What MURPHY‘S LAW TELLS US?
Murphy’s Law tells us that in crises that force people to choose among alternatives courses of action, most people choose the most inappropriate one. But you can’t say that if start is well than end is also well; and if anything that begins badly might end up worse. And if you look easy; its tough .And if it looks tough, it’s damn well impossible.
Last night I was reading a book of jokes in I which I found the real example of law of Murphy. As it is said that ‘fortune favors the fools’ and according to Murphy’s’ Law fools are genius’.
When a villager in New York suburb emerged from his house impeccably dressed, wearing costly goggles and trendy shoes, the neighbors were wonderstruck by his instant prosperity.
“What’s happened to you? Asked one of them
I won the first prize in the lottery; he answered.
“How did you come to guess the lucky number?”
Well, from three consecutive nights, I had been dreaming of seven. So I figured out that three times seven are 24, and I bought ticket number 24. It won the first prize.”
“Why? You idiot! Three times seven is 21, not 24”
According to Frank Teunissen
Incidentally, a lot of Brits think that Murphy's Law is an Irish joke.
Murphy is an Irish name of course, and the Irish have been the butt of jokes from Brits for a long time.
Anyway, a lot of Brits seem to think that what Murphy's Law refers to is that the Irish are to blame for things going wrong because they are careless or stupid or both, at least according to British mythology on the Irish.
MR Murphy’s death and the law of chance:
DEATH OF MR. MURPHY
According to Terry Maynard
In the dark night, on the road of USA, Mr. Murphy's car ran out of gas. As he hitchhiked to a gas station, while facing traffic and wearing white, he was struck from behind by a British tourist who was driving on the wrong side of the road. That shows Mr. Murphy becomes the victim of law of chance; in other words nobody knows when or where he forget to close that door of misfortune.

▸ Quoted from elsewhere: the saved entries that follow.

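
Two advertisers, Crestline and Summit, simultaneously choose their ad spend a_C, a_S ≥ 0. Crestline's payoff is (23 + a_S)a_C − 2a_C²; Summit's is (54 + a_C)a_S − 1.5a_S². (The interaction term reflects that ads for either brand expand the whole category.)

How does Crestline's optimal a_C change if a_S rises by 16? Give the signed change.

Expanding Crestline's payoff: 23a_C + a_Sa_C − 2a_C².
∂π/∂a_C = 23 + a_S − 4a_C = 0, so a_C = 5.75 + 0.25a_S.
The reaction-function slope is 0.25, so a 16-unit rise in a_S moves a_C by 0.25 × 16 = 4. Crestline's best response rises — the actions are strategic complements.

4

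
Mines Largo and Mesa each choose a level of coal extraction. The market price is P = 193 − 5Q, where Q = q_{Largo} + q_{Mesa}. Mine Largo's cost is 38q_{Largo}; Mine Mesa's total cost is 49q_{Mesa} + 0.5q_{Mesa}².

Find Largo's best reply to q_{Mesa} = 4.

Mine Largo's profit: π = q_{Largo}(193 − 5(q_{Largo} + q_{Mesa})) − 38q_{Largo}.
∂π/∂q_{Largo} = 155 − 10q_{Largo} − 5q_{Mesa} = 0, so q_{Largo} = 15.5 − 0.5q_{Mesa}.
At q_{Mesa} = 4: q_{Largo} = 15.5 − 0.5·4 = 13.5.

13.5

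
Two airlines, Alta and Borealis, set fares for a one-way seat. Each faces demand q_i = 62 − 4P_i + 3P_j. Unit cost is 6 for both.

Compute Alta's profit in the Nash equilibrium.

Alta's profit: π = (P_{Alta} − 6)(62 − 4P_{Alta} + 3P_{Borealis}).
∂π/∂P_{Alta} = 86 − 8P_{Alta} + 3P_{Borealis} = 0 ⇒ P_{Alta} = 10.75 + 0.375P_{Borealis}.
By symmetry P_{Borealis} = P_{Alta}; substituting into the reaction function, 0.625P_{Alta} = 10.75 and P_{Alta} = 17.2.
q_{Alta} = 62 − 4·17.2 + 3·17.2 = 44.8.
Profit = (17.2 − 6)·44.8 = 501.76.

501.76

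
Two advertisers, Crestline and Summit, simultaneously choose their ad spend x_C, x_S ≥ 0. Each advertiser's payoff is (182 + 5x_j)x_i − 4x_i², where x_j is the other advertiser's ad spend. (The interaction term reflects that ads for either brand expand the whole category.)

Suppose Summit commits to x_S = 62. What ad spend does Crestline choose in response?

Crestline's payoff is (182 + 5x_S)x_C − 4x_C².
∂π/∂x_C = 182 + 5x_S − 8x_C = 0, so x_C = 22.75 + 0.625x_S.
At x_S = 62: x_C = 22.75 + 0.625·62 = 61.5.

61.5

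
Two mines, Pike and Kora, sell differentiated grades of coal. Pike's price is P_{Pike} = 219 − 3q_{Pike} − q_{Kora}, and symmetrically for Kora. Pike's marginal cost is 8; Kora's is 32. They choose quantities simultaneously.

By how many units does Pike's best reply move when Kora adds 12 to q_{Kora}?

-2

Mine Pike's profit: π = q_{Pike}(219 − 3q_{Pike} − q_{Kora}) − 8q_{Pike}.
∂π/∂q_{Pike} = 211 − 6q_{Pike} − q_{Kora} = 0 ⇒ q_{Pike} = 211/6 − (1/6)q_{Kora}.
The reaction-function slope is −1/6, so a 12-unit rise in q_{Kora} moves q_{Pike} by −1/6 × 12 = −2. Pike's best response falls — the actions are strategic substitutes.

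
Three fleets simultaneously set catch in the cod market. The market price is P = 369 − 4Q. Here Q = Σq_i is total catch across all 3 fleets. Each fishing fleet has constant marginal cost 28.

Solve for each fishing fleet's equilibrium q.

A representative fishing fleet's profit is π_i = q_i(369 − 4Q) − 28q_i, with Q = q_i + Σ_{j≠i} q_j.
First-order condition: 341 − 8q_i − 4Σ_{j≠i} q_j = 0.
In a symmetric equilibrium every fishing fleet chooses the same q, so Σ_{j≠i} q_j = 2q. The condition becomes 341 − 16q = 0, giving q = 341/16 = 21.3125.

21.3125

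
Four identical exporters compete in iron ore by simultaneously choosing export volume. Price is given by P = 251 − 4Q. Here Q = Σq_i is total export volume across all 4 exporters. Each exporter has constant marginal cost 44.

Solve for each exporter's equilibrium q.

10.35

A representative exporter's profit is π_i = q_i(251 − 4Q) − 44q_i, with Q = q_i + Σ_{j≠i} q_j.
First-order condition: 207 − 8q_i − 4Σ_{j≠i} q_j = 0.
In a symmetric equilibrium every exporter chooses the same q, so Σ_{j≠i} q_j = 3q. The condition becomes 207 − 20q = 0, giving q = 207/20 = 10.35.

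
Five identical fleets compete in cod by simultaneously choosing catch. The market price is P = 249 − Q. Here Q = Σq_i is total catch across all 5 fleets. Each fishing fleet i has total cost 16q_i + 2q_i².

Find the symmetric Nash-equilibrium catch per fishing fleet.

A representative fishing fleet's profit is π_i = q_i(249 − Q) − 16q_i − 2q_i², with Q = q_i + Σ_{j≠i} q_j.
First-order condition: 233 − 6q_i − Σ_{j≠i} q_j = 0.
Imposing symmetry (q_j = q for all j) turns Σ_{j≠i} q_j into 4q, so 233 = 10q and q = 23.3.

23.3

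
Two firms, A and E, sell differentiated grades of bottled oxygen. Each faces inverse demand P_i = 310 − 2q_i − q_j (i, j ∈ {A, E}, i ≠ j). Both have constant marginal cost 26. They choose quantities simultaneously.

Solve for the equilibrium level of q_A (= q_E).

Firm A's profit: π = q_A(310 − 2q_A − q_E) − 26q_A.
∂π/∂q_A = 284 − 4q_A − q_E = 0 ⇒ q_A = 71 − 0.25q_E.
Setting q_A = q_E in the reaction function: q_A = 71 − 0.25q_A, so q_A = 71 / 1.25 = 56.8.

56.8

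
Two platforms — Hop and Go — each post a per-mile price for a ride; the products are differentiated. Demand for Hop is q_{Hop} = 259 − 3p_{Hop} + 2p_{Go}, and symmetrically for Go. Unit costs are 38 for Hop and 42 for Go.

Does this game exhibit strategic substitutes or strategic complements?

Hop's profit: π = (p_{Hop} − 38)(259 − 3p_{Hop} + 2p_{Go}).
∂π/∂p_{Hop} = 373 − 6p_{Hop} + 2p_{Go} = 0 ⇒ p_{Hop} = 373/6 + (1/3)p_{Go}.
The best-response slope dp_{Hop}/dp_{Go} = 1/3 > 0: the reaction function is upward-sloping, so the choices are strategic complements.

strategic complements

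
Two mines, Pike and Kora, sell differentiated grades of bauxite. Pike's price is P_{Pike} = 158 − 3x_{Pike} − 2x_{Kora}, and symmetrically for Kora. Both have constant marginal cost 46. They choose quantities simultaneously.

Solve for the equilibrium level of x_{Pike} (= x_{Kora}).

Mine Pike's profit: π = x_{Pike}(158 − 3x_{Pike} − 2x_{Kora}) − 46x_{Pike}.
∂π/∂x_{Pike} = 112 − 6x_{Pike} − 2x_{Kora} = 0 ⇒ x_{Pike} = 56/3 − (1/3)x_{Kora}.
Setting x_{Pike} = x_{Kora} in the reaction function: x_{Pike} = 56/3 − (1/3)x_{Pike}, so x_{Pike} = (56/3) / (4/3) = 14.

14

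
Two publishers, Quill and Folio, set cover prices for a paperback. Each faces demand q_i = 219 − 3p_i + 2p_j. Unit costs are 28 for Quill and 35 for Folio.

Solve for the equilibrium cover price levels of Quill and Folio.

77.0625, 79.6875

Quill's profit: π = (p_{Quill} − 28)(219 − 3p_{Quill} + 2p_{Folio}).
∂π/∂p_{Quill} = 303 − 6p_{Quill} + 2p_{Folio} = 0 ⇒ p_{Quill} = 50.5 + (1/3)p_{Folio}.
Similarly p_{Folio} = 54 + (1/3)p_{Quill}.
Solving the two reaction functions simultaneously: (1 − (1/3)(1/3))p_{Quill} = 50.5 + (1/3)·54, so (8/9)p_{Quill} = 68.5 and p_{Quill} = 77.0625.
Then p_{Folio} = 54 + (1/3)·77.0625 = 79.6875.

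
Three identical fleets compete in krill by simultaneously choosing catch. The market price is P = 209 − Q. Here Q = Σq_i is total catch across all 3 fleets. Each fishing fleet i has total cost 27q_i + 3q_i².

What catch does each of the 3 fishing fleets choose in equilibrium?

A representative fishing fleet's profit is π_i = q_i(209 − Q) − 27q_i − 3q_i², with Q = q_i + Σ_{j≠i} q_j.
First-order condition: 182 − 8q_i − Σ_{j≠i} q_j = 0.
In a symmetric equilibrium every fishing fleet chooses the same q, so Σ_{j≠i} q_j = 2q. The condition becomes 182 − 10q = 0, giving q = 182/10 = 18.2.

18.2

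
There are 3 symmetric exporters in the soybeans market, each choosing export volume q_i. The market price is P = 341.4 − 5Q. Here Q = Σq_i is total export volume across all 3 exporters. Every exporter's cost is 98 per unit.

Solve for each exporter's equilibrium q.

A representative exporter's profit is π_i = q_i(341.4 − 5Q) − 98q_i, with Q = q_i + Σ_{j≠i} q_j.
First-order condition: 243.4 − 10q_i − 5Σ_{j≠i} q_j = 0.
With identical exporters, set every q_j = q: then 243.4 − 10q − 10q = 0, i.e. q = 243.4/20 = 12.17.

12.17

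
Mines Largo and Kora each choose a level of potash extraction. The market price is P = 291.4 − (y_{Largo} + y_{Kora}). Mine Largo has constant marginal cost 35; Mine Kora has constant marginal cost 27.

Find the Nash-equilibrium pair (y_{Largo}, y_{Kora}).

Mine Largo's profit: π = y_{Largo}(291.4 − (y_{Largo} + y_{Kora})) − 35y_{Largo}.
∂π/∂y_{Largo} = 256.4 − 2y_{Largo} − y_{Kora} = 0, so y_{Largo} = 128.2 − 0.5y_{Kora}.
By the same steps for Kora: y_{Kora} = 132.2 − 0.5y_{Largo}.
Solving the two reaction functions simultaneously: (1 − (−0.5)(−0.5))y_{Largo} = 128.2 − 0.5·132.2, so 0.75y_{Largo} = 62.1 and y_{Largo} = 82.8.
Then y_{Kora} = 132.2 − 0.5·82.8 = 90.8.

82.8, 90.8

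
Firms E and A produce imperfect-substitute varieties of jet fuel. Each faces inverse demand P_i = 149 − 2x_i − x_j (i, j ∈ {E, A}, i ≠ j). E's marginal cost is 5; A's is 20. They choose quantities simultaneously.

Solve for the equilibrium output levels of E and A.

29.8, 24.8

Firm E's profit: π = x_E(149 − 2x_E − x_A) − 5x_E.
∂π/∂x_E = 144 − 4x_E − x_A = 0 ⇒ x_E = 36 − 0.25x_A.
Similarly x_A = 32.25 − 0.25x_E.
Plugging x_A into E's best response: x_E = 36 − 0.25(32.25 − 0.25x_E) ⇒ 0.9375x_E = 27.9375, so x_E = 29.8.
Then x_A = 32.25 − 0.25·29.8 = 24.8.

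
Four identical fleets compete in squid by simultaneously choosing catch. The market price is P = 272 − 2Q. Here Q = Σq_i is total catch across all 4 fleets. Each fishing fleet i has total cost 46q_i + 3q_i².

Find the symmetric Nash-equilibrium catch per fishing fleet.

14.125

A representative fishing fleet's profit is π_i = q_i(272 − 2Q) − 46q_i − 3q_i², with Q = q_i + Σ_{j≠i} q_j.
First-order condition: 226 − 10q_i − 2Σ_{j≠i} q_j = 0.
In a symmetric equilibrium every fishing fleet chooses the same q, so Σ_{j≠i} q_j = 3q. The condition becomes 226 − 16q = 0, giving q = 226/16 = 14.125.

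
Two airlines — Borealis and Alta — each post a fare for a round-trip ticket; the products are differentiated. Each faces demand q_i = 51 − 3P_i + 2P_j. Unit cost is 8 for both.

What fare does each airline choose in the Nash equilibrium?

18.75

Borealis's profit: π = (P_{Borealis} − 8)(51 − 3P_{Borealis} + 2P_{Alta}).
∂π/∂P_{Borealis} = 75 − 6P_{Borealis} + 2P_{Alta} = 0 ⇒ P_{Borealis} = 12.5 + (1/3)P_{Alta}.
Setting P_{Borealis} = P_{Alta} in the reaction function: P_{Borealis} = 12.5 + (1/3)P_{Borealis}, so P_{Borealis} = 12.5 / (2/3) = 18.75.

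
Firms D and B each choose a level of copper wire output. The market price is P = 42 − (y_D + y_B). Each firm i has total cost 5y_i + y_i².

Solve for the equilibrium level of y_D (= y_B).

7.4

Firm D's profit: π = y_D(42 − (y_D + y_B)) − 5y_D − y_D².
∂π/∂y_D = 37 − 4y_D − y_B = 0, so y_D = 9.25 − 0.25y_B.
The game is symmetric, so in equilibrium y_B = y_D: the reaction function gives 1.25y_D = 9.25, hence y_D = 7.4.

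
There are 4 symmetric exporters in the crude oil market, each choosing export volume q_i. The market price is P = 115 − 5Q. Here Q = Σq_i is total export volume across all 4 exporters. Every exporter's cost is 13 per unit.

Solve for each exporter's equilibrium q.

4.08

A representative exporter's profit is π_i = q_i(115 − 5Q) − 13q_i, with Q = q_i + Σ_{j≠i} q_j.
First-order condition: 102 − 10q_i − 5Σ_{j≠i} q_j = 0.
In a symmetric equilibrium every exporter chooses the same q, so Σ_{j≠i} q_j = 3q. The condition becomes 102 − 25q = 0, giving q = 102/25 = 4.08.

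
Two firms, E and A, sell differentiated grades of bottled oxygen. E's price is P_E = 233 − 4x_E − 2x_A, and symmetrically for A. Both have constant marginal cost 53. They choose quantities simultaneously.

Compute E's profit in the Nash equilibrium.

Firm E's profit: π = x_E(233 − 4x_E − 2x_A) − 53x_E.
∂π/∂x_E = 180 − 8x_E − 2x_A = 0 ⇒ x_E = 22.5 − 0.25x_A.
By symmetry x_A = x_E; substituting into the reaction function, 1.25x_E = 22.5 and x_E = 18.
P_E = 233 − 4·18 − 2·18 = 125.
Profit = (125 − 53)·18 = 1296.

1296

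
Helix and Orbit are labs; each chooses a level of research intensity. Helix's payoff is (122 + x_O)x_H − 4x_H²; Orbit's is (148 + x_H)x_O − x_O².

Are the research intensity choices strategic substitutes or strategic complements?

Expanding Helix's payoff: 122x_H + x_Ox_H − 4x_H².
∂π/∂x_H = 122 + x_O − 8x_H = 0, so x_H = 15.25 + 0.125x_O.
The best-response slope dx_H/dx_O = 0.125 > 0: the reaction function is upward-sloping, so the choices are strategic complements.

strategic complements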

To conclude the whole topic we can say that whether Mr. Murphy is a joke or reality does not matter, the thing which matters is the law of chance that exists in our lives and we are unable to understand the right choice. Which shows man with his weak powers.
Do you believe in the presence of Mr.Murphy in your daily life?See results without voting
SIMPLE LAWS OF MR.MURPHY
•Nothing is as easy as it looks.
•Everything takes longer than you think.
•If anything simply cannot go wrong, it will anyway.
•Left to themselves, things tend to go from bad to worse.
•Matter will be damaged in direct proportion to its value.
•The chance of the bread falling with the buttered side down is directly proportional to the cost of the carpet...
•The buddy system is essential to your survival; it gives the enemy somebody else to shoot at.
•Technology is dominated by those who manage what they do not understand.
•The opulence of the front office decor varies inversely with the fundamental solvency of the firm.
•Tell a man there are 300 billion stars in the universe and he'll believe you. Tell him a bench has wet paint on it and he'll have to touch to be sure.
•The first myth of management is that it exists.
•It is impossible to make anything fool proof because fools are too genius.
•Sooner are later, worst possible set of circumstances is certain to come in your way.